O vídeo não faz qualquer menção às torturas, assassinatos e perseguições conduzidas pelo regime militar que foi imposto logo ao golpe. Tampouco cita a imposição da censura, as cassações de adversários políticos – muitos dos quais não eram alinhados com a esquerda – e o cancelamento de eleições diretas enquanto os militares permaneceram agarrados ao poder.

A radicalização do regime a partir de 1968, a desilusão de apoiadores civis do golpe e derrocada econômica do país ao final dos governos militares também não são mencionados.

Ao final do vídeo, a voz de outro narrador diz: "O Exército não quer palmas nem homenagens. O Exército apenas cumpriu o seu papel”.

Mais cedo, o mesmo vídeo havia sido publicado no Twitter por um dos filhos do presidente, o deputado federal Eduardo Bolsonaro (PSL-SP). "Num dia como o de hoje o Brasil foi liberto. Obrigado militares de 64! Duvida? Pergunte aos seus pais ou avós que viveram aquela época como foi?”, escreveu o deputado no texto que acompanha o vídeo.



No início desta semana, o governo Bolsonaro determinou que o Ministério da Defesa fizesse "comemorações devidas” em relação ao golpe de 31 de março de 1964. O caso provocou críticas de setores do Ministério Público e de grupos de direitos humanos.
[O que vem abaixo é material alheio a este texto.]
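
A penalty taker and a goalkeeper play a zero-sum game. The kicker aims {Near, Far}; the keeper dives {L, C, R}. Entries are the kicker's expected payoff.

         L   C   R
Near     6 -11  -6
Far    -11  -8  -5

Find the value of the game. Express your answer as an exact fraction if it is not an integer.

Row minima: Near → -11, Far → -11; maximin = -11.
Column maxima: L → 6, C → -8, R → -5; minimax = -8.
-11 ≠ -8, so there is no saddle point; optimal play is mixed.
R is strictly dominated by C (it gives the kicker strictly more in every row), so the keeper never plays it.
On the remaining 2×2 (Near, Far vs L, C):
Let the kicker play Near with probability p. Expected payoff against L: 6p + (-11)(1−p) = 17p − 11; against C: (-11)p + (-8)(1−p) = −3p − 8.
Setting these equal: 17p − 11 = −3p − 8 ⇒ 20p = 3 ⇒ p = 3/20, and the value is (17)·(3/20) − 11 = -169/20.
For the keeper: with q = P(L), equating Near's and Far's payoffs gives 17q − 11 = −3q − 8 ⇒ q = 3/20.

-169/20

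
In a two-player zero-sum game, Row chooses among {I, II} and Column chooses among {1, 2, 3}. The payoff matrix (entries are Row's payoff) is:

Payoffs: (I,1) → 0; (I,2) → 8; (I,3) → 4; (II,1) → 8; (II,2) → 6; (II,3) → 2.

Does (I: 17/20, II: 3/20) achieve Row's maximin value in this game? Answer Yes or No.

Against 1 this mix gives (17/20)·0 + (3/20)·8 = 6/5.
Against 2 this mix gives (17/20)·8 + (3/20)·6 = 77/10.
Against 3 this mix gives (17/20)·4 + (3/20)·2 = 37/10.
Column will play 1, holding Row to 6/5. Shifting weight toward the row that does better against 1 would raise this floor (the equalizing mix achieves 16/5 against both 1 and 3), so the proposed strategy is not optimal.

No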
Após o anúncio, o ministério distribuiu para os quartéis uma ordem do dia – texto para ser lido para a tropa – que apontava que as Forças Armadas em 1964 haviam atendido ao "clamor da ampla maioria da população e da imprensa brasileira” para assumir um "papel de estabilização”.

Após as críticas, o governo havia moderado o tom. O próprio Bolsonaro chegou afirmar que a ordem não foi para que as Forças Armadas comemorassem o golpe, mas que "rememorassem". Segundo a Folha de S.Paulo, Bolsonaro resolveu mudar o tom após ser aconselhado pelos seus ministros militares, que ficaram contrariados com a publicidade que Bolsonaro conferiu ao evento.

Na sexta-feira, uma juíza chegou a proibir quaisquer atos de celebração do golpe pelas Forcas Armadas, atendendo pedido da Defensoria Pública da União (DPU). Em seu pedido, a Defensoria Pública afirmou que eram de conhecimento público os "horrores" vividos durante o regime ditatorial e mencionou relatórios da Comissão da Verdade e dados sobre mortos, torturados e desaparecidos no período, que se estendeu de 1964 a 1985.

A decisão, porém, não durou nem 24 horas. No sábado, uma desembargadora de plantão cassou a liminar.